For those employees who work at the lowest rung of the ladder, the government will provide more money in their provident fund accounts while also making the Employee Provident Fund optional to employees who earn less than Rs 15,000 a month in order to provide them with more money to spend. For industries, the government is providing tax incentives and funds through loans and subsidies to speed up the process of industrial expansion.

Where's the money?

A key part of it is the additional subsidy provided under the Amended Technological Upgradation Funds Scheme. This scheme provides one-time incentive to business owners looking to scale up their ventures by investing in technology or generating employment. Under the new norms, the subsidy has been increased from 10% to 25% and it will only be provided after the “expected jobs” are created.

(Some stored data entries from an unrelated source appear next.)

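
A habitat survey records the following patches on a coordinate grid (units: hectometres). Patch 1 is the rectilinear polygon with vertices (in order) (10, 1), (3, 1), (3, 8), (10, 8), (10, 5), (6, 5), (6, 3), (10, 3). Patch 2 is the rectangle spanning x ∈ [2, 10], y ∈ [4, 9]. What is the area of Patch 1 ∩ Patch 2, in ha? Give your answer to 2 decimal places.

24.00

The intersection is the polygon with vertices (3,8), (10,8), (10,5), (6,5), (6,4), (3,4).
By the shoelace formula its area is 24.00.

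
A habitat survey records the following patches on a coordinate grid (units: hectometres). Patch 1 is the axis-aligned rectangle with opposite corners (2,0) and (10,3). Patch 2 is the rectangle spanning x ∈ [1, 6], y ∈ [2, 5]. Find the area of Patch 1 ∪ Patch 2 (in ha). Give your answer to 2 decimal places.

35.00

By inclusion–exclusion:
Individual areas: |Patch 1| = 24, |Patch 2| = 15.
|Patch 1∩Patch 2|: x∈[2,6], y∈[2,3] → 4·1 = 4.
|Patch 1 ∪ Patch 2| = 39 − 4 = 35.00.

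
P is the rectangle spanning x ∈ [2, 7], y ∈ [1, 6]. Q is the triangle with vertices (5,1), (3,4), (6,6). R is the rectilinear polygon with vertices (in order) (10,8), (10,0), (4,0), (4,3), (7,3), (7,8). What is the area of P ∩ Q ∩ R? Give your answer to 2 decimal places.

1.65

The intersection is the polygon with vertices (5,1), (4,2.5), (4,3), (5.4,3).
By the shoelace formula its area is 1.65.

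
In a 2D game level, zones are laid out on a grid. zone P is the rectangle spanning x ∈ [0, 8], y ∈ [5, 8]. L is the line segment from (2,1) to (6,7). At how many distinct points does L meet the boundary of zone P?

1

The segment meets the boundary at (4.667,5).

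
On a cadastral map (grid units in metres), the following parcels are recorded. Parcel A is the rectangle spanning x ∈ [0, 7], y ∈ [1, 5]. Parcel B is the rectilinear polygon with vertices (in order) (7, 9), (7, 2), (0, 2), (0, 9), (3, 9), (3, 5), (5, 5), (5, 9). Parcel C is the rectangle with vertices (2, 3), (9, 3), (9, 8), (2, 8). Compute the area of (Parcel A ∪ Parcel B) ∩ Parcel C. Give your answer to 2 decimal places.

|Parcel A ∪ Parcel B| = 48.
|(Parcel A ∪ Parcel B) ∩ Parcel C| = 19.00.

19.00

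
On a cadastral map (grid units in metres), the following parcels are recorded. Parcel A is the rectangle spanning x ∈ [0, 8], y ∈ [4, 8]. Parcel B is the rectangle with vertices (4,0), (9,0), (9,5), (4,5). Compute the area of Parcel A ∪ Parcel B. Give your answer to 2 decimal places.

53.00

By inclusion–exclusion:
Individual areas: |Parcel A| = 32, |Parcel B| = 25.
|Parcel A∩Parcel B|: x∈[4,8], y∈[4,5] → 4·1 = 4.
|Parcel A ∪ Parcel B| = 57 − 4 = 53.00.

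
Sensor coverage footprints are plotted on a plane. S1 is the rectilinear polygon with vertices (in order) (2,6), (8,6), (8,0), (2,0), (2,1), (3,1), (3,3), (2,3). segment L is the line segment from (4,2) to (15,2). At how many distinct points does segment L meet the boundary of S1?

The segment meets the boundary at (8,2).

1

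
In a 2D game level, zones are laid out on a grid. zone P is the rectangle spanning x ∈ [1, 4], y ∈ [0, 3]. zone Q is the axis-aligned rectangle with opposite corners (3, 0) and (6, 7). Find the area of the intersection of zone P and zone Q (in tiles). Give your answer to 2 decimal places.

|zone P∩zone Q|: x∈[3,4], y∈[0,3] → 1·3 = 3.

3.00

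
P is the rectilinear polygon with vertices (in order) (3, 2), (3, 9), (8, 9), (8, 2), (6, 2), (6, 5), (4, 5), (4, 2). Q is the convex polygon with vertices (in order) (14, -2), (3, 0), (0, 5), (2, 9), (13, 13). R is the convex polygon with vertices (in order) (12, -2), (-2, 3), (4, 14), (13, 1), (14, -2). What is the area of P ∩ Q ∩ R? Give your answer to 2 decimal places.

28.79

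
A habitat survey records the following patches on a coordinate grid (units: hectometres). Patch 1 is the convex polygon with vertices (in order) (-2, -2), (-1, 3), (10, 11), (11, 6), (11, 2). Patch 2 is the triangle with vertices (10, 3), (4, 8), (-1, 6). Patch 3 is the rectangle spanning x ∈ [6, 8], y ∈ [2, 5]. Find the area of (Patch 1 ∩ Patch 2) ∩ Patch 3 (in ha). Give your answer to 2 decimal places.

The region (Patch 1 ∩ Patch 2) ∩ Patch 3 is the polygon with vertices (8,4.667), (8,3.546), (6,4.091), (6,5), (7.6,5).
By the shoelace formula its area is 2.30.

2.30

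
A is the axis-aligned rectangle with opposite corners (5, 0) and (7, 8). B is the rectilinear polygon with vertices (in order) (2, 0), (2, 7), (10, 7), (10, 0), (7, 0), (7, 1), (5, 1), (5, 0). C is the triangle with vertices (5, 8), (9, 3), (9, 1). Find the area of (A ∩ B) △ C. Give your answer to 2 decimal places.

|A ∩ B| = 12.
|(A ∩ B) ∩ C| = 0.8857.
|(A ∩ B) △ C| = 12 + 4 − 1.7714 = 14.23.

14.23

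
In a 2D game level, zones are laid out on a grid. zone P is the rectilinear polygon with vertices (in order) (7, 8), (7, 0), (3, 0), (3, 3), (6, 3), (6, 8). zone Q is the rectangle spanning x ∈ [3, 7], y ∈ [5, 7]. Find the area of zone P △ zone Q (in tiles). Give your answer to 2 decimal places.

|zone P| = 17, |zone Q| = 8, |zone P∩zone Q| = 2.
|zone P △ zone Q| = |zone P| + |zone Q| − 2·|zone P∩zone Q| = 17 + 8 − 4 = 21.00.

21.00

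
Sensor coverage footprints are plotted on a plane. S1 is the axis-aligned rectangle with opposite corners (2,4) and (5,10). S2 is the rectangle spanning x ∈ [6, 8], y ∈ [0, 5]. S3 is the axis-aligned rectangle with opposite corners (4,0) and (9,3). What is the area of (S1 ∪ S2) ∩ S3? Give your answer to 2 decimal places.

6.00

The region (S1 ∪ S2) ∩ S3 is the polygon with vertices (8,0), (6,0), (6,3), (8,3).
By the shoelace formula its area is 6.00.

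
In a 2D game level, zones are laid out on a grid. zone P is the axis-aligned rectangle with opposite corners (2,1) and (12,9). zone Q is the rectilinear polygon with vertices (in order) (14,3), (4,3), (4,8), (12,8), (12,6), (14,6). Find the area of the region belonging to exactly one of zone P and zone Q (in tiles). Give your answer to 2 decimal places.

|zone P| = 80, |zone Q| = 46, |zone P∩zone Q| = 40.
|zone P △ zone Q| = |zone P| + |zone Q| − 2·|zone P∩zone Q| = 80 + 46 − 80 = 46.00.

46.00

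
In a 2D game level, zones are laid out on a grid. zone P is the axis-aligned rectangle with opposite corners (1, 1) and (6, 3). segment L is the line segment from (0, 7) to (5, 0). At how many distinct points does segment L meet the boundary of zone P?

The segment meets the boundary at (4.286,1), (2.857,3).

2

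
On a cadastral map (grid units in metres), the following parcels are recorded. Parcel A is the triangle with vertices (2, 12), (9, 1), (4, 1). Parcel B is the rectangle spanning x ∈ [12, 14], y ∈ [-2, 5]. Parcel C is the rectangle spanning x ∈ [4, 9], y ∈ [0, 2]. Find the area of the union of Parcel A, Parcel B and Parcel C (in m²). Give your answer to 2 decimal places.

46.82

By inclusion–exclusion:
Individual areas: |Parcel A| = 27.5, |Parcel B| = 14, |Parcel C| = 10.
|Parcel A∩Parcel B| = 0.
|Parcel A∩Parcel C| = 4.6818.
|Parcel B∩Parcel C| = 0 (no overlap).
|Parcel A∩Parcel B∩Parcel C| = 0.
|Parcel A ∪ Parcel B ∪ Parcel C| = 51.5 − 4.6818 + 0 = 46.82.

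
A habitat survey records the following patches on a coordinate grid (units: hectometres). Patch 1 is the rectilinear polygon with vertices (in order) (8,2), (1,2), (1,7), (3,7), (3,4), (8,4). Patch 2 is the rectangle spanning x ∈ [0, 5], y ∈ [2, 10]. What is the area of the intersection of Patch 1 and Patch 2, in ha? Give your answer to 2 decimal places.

14.00

The intersection is the polygon with vertices (1,2), (1,7), (3,7), (3,4), (5,4), (5,2).
By the shoelace formula its area is 14.00.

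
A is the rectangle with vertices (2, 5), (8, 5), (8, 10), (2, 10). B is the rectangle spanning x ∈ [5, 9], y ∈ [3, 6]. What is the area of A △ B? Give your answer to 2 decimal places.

|A∩B|: x∈[5,8], y∈[5,6] → 3·1 = 3.
|A △ B| = |A| + |B| − 2·|A∩B| = 30 + 12 − 6 = 36.00.

36.00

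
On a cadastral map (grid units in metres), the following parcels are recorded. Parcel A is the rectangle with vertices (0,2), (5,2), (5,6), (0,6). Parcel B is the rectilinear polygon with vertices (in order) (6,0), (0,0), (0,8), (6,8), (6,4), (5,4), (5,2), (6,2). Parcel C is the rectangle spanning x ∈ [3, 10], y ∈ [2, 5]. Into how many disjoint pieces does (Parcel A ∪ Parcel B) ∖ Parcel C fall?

(Parcel A ∪ Parcel B) ∖ Parcel C is a single connected region.

1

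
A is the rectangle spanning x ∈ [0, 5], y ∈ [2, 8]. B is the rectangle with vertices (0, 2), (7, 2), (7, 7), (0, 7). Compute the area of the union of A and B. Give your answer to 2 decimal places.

40.00

By inclusion–exclusion:
Individual areas: |A| = 30, |B| = 35.
|A∩B|: x∈[0,5], y∈[2,7] → 5·5 = 25.
|A ∪ B| = 65 − 25 = 40.00.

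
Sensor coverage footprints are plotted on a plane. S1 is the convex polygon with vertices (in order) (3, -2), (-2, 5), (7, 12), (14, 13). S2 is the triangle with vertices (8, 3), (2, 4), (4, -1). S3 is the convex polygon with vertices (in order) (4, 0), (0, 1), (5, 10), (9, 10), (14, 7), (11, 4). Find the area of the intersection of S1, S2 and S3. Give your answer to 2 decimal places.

10.24

The intersection is the polygon with vertices (2,4), (6.812,3.198), (4.803,0.459), (4,0), (3.556,0.111).
By the shoelace formula its area is 10.24.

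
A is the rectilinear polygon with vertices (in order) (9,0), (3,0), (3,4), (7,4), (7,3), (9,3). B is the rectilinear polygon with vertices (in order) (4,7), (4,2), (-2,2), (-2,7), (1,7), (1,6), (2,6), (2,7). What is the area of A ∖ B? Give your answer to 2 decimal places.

20.00

|A| = 22, |A∩B| = 2.
|A ∖ B| = |A| − |A∩B| = 22 − 2 = 20.00.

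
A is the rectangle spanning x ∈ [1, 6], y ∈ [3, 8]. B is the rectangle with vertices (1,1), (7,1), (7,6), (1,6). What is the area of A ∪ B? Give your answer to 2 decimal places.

By inclusion–exclusion:
Individual areas: |A| = 25, |B| = 30.
|A∩B|: x∈[1,6], y∈[3,6] → 5·3 = 15.
|A ∪ B| = 55 − 15 = 40.00.

40.00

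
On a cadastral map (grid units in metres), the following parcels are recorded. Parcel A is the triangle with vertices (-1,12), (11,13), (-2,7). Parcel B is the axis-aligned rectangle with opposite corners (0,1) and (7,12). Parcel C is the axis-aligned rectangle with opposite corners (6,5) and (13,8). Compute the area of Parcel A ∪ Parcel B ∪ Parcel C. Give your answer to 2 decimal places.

By inclusion–exclusion:
Individual areas: |Parcel A| = 29.5, |Parcel B| = 77, |Parcel C| = 21.
|Parcel A∩Parcel B| = 17.2308.
|Parcel A∩Parcel C| = 0.
|Parcel B∩Parcel C|: x∈[6,7], y∈[5,8] → 1·3 = 3.
|Parcel A∩Parcel B∩Parcel C| = 0.
|Parcel A ∪ Parcel B ∪ Parcel C| = 127.5 − 20.2308 + 0 = 107.27.

107.27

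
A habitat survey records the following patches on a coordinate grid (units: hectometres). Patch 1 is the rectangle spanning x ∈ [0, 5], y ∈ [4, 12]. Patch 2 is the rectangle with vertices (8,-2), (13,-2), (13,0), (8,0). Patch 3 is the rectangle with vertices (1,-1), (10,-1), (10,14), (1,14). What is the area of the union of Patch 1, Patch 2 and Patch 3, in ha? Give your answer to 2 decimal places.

151.00

By inclusion–exclusion:
Individual areas: |Patch 1| = 40, |Patch 2| = 10, |Patch 3| = 135.
|Patch 1∩Patch 2| = 0 (no overlap).
|Patch 1∩Patch 3|: x∈[1,5], y∈[4,12] → 4·8 = 32.
|Patch 2∩Patch 3|: x∈[8,10], y∈[-1,0] → 2·1 = 2.
|Patch 1∩Patch 2∩Patch 3| = 0.
|Patch 1 ∪ Patch 2 ∪ Patch 3| = 185 − 34 + 0 = 151.00.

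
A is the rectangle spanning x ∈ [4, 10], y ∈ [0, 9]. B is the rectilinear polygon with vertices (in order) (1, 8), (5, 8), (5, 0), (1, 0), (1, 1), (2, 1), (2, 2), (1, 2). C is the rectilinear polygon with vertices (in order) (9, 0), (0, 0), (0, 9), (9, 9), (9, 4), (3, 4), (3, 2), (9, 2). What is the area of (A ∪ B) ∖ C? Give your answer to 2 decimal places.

21.00

|A ∪ B| = 77.
|(A ∪ B) ∩ C| = 56.
|(A ∪ B) ∖ C| = 77 − 56 = 21.00.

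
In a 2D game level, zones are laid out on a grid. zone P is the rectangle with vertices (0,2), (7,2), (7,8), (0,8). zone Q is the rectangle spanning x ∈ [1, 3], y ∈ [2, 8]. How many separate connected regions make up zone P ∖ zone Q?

2

zone P ∖ zone Q splits into 2 disjoint pieces (area 24, area 6).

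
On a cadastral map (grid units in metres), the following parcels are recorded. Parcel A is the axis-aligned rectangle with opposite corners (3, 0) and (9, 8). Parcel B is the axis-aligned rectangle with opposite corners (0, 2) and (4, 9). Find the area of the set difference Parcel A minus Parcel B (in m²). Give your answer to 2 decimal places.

|Parcel A∩Parcel B|: x∈[3,4], y∈[2,8] → 1·6 = 6.
|Parcel A| = 48.
|Parcel A ∖ Parcel B| = |Parcel A| − |Parcel A∩Parcel B| = 48 − 6 = 42.00.

42.00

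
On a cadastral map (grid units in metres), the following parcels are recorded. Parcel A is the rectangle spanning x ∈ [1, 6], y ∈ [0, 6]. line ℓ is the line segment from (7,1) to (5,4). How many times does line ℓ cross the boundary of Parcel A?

The segment meets the boundary at (6,2.5).

1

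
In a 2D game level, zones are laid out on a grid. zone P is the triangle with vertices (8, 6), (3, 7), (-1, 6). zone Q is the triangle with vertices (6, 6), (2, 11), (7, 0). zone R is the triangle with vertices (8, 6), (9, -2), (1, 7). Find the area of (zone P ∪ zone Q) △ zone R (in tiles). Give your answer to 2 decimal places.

|zone P ∪ zone Q| = 12.948.
|(zone P ∪ zone Q) ∩ zone R| = 7.9874.
|(zone P ∪ zone Q) △ zone R| = 12.948 + 27.5 − 15.9749 = 24.47.

24.47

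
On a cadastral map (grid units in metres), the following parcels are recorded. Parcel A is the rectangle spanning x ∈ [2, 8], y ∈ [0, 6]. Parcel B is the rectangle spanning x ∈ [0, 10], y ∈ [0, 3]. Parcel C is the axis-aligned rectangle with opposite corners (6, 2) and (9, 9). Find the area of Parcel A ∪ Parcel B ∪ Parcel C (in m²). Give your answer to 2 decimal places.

By inclusion–exclusion:
Individual areas: |Parcel A| = 36, |Parcel B| = 30, |Parcel C| = 21.
|Parcel A∩Parcel B|: x∈[2,8], y∈[0,3] → 6·3 = 18.
|Parcel A∩Parcel C|: x∈[6,8], y∈[2,6] → 2·4 = 8.
|Parcel B∩Parcel C|: x∈[6,9], y∈[2,3] → 3·1 = 3.
|Parcel A∩Parcel B∩Parcel C| = 2.
|Parcel A ∪ Parcel B ∪ Parcel C| = 87 − 29 + 2 = 60.00.

60.00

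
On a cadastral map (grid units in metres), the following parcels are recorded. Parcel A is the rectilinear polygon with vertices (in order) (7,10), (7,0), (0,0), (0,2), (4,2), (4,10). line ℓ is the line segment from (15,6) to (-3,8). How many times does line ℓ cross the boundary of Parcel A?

The segment meets the boundary at (4,7.222), (7,6.889).

2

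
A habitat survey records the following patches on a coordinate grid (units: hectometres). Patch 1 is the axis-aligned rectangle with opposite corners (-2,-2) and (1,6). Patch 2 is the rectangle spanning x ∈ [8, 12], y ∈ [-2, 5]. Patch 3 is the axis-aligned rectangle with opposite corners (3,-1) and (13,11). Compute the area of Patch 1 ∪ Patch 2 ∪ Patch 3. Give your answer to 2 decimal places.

By inclusion–exclusion:
Individual areas: |Patch 1| = 24, |Patch 2| = 28, |Patch 3| = 120.
|Patch 1∩Patch 2| = 0 (no overlap).
|Patch 1∩Patch 3| = 0 (no overlap).
|Patch 2∩Patch 3|: x∈[8,12], y∈[-1,5] → 4·6 = 24.
|Patch 1∩Patch 2∩Patch 3| = 0.
|Patch 1 ∪ Patch 2 ∪ Patch 3| = 172 − 24 + 0 = 148.00.

148.00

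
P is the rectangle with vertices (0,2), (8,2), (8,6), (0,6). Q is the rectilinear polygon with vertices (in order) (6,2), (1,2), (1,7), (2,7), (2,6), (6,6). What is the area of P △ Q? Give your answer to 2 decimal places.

13.00

|P| = 32, |Q| = 21, |P∩Q| = 20.
|P △ Q| = |P| + |Q| − 2·|P∩Q| = 32 + 21 − 40 = 13.00.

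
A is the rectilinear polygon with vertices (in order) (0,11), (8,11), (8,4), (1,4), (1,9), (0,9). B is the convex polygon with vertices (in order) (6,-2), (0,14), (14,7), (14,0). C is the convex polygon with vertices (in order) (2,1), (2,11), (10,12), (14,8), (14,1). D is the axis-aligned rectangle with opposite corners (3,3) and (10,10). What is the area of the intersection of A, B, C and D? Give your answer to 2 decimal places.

The intersection is the polygon with vertices (8,4), (3.75,4), (3,6), (3,10), (8,10).
By the shoelace formula its area is 29.25.

29.25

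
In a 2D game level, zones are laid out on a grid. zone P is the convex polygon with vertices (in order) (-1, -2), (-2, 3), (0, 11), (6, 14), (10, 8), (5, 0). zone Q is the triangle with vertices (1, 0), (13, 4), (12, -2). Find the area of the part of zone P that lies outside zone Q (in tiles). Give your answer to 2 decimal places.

114.19

|zone P| = 118.5, |zone P∩zone Q| = 4.3096.
|zone P ∖ zone Q| = |zone P| − |zone P∩zone Q| = 118.5 − 4.3096 = 114.19.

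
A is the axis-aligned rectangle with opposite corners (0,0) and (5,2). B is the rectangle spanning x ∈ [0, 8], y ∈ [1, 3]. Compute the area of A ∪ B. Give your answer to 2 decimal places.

21.00

By inclusion–exclusion:
Individual areas: |A| = 10, |B| = 16.
|A∩B|: x∈[0,5], y∈[1,2] → 5·1 = 5.
|A ∪ B| = 26 − 5 = 21.00.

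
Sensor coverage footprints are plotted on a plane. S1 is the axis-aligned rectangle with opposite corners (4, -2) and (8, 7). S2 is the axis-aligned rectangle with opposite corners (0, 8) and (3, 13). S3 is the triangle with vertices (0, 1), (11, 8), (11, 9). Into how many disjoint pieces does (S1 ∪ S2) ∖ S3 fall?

3

(S1 ∪ S2) ∖ S3 splits into 3 disjoint pieces (area 27.2727, area 6.5455, area 15).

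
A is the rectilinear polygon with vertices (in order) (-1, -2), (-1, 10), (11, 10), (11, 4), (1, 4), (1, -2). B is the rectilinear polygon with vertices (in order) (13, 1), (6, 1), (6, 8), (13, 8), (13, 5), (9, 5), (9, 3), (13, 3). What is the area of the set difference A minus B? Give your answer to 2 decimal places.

66.00

|A| = 84, |A∩B| = 18.
|A ∖ B| = |A| − |A∩B| = 84 − 18 = 66.00.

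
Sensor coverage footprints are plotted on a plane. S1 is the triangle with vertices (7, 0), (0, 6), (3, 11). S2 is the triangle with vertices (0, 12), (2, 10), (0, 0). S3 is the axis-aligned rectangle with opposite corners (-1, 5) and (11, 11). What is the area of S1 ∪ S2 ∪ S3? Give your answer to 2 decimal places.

85.04

By inclusion–exclusion:
Individual areas: |S1| = 26.5, |S2| = 12, |S3| = 72.
|S1∩S2| = 2.3268.
|S1∩S3| = 16.4621.
|S2∩S3| = 9.
|S1∩S2∩S3| = 2.3268.
|S1 ∪ S2 ∪ S3| = 110.5 − 27.789 + 2.3268 = 85.04.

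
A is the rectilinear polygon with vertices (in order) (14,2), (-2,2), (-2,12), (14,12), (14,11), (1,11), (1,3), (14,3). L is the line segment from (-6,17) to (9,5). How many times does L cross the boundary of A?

2

The segment meets the boundary at (1.5,11), (0.25,12).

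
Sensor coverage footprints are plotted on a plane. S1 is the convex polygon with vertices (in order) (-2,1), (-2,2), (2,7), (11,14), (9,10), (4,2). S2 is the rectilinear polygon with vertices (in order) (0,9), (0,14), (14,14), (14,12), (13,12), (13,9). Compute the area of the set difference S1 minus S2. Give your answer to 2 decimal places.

39.74

|S1| = 49.5, |S1∩S2| = 9.7589.
|S1 ∖ S2| = |S1| − |S1∩S2| = 49.5 − 9.7589 = 39.74.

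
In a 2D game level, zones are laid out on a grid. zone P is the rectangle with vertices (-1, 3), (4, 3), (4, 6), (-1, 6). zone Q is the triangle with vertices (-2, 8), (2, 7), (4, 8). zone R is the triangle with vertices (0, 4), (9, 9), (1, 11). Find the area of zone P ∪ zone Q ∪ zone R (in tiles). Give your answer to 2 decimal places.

41.48

By inclusion–exclusion:
Individual areas: |zone P| = 15, |zone Q| = 3, |zone R| = 29.
|zone P∩zone Q| = 0.
|zone P∩zone R| = 3.3143.
|zone Q∩zone R| = 2.202.
|zone P∩zone Q∩zone R| = 0.
|zone P ∪ zone Q ∪ zone R| = 47 − 5.5163 + 0 = 41.48.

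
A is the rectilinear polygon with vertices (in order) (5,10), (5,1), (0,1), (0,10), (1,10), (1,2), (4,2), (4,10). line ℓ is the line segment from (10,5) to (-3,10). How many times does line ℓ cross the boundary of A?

4

The segment meets the boundary at (0,8.846), (1,8.462), (4,7.308), (5,6.923).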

The chart above shows how the funds provided through the current and previous schemes by the ministry have dwindled over the years. The current scheme will involve an annual expenditure of Rs 400-500 crore according to the ministry estimates and it is expected to generate 12.25 lakh jobs and additional exports of $7 billion.

Even as the current package seeks to revive the sector through broad range reforms, problems persist. Last week, textile mills in Telangana decided to shut down twice a week in protest, taking a cue from Tamil Nadu to highlight their problems.

Andhra Pradesh is also reportedly set to follow suit as mill owners complain of eroding profits because of raw cotton stocks being allegedly hoarded by large corporations and imports having become expensive because of added duties and taxes.

Shutting down of mills further accentuates the extent of the rot facing the mill owners as the official data shows that close to 600 textile mills shut down permanently during the last year itself. That’s about two mills closing down every day – and the number of mills shutting down has been rising for the last decade. The government is yet to find out how it impacts the industry.

In 2014, the ministry told the Rajya Sabha in a written response that there has been no study yet which links the shutdown of mills to production, even though there could be a variety of reasons for the closures.

“As per the report received from Regional office of the Textile Commissioner, the main reason for closure of mills is financial problems including other reasons such as strike/labour problems, lock-out, etc,” the minister of state for textiles told the house. “There is no study in the knowledge of Government on the impact on the production of textile items due to closure of mills,” the minister said.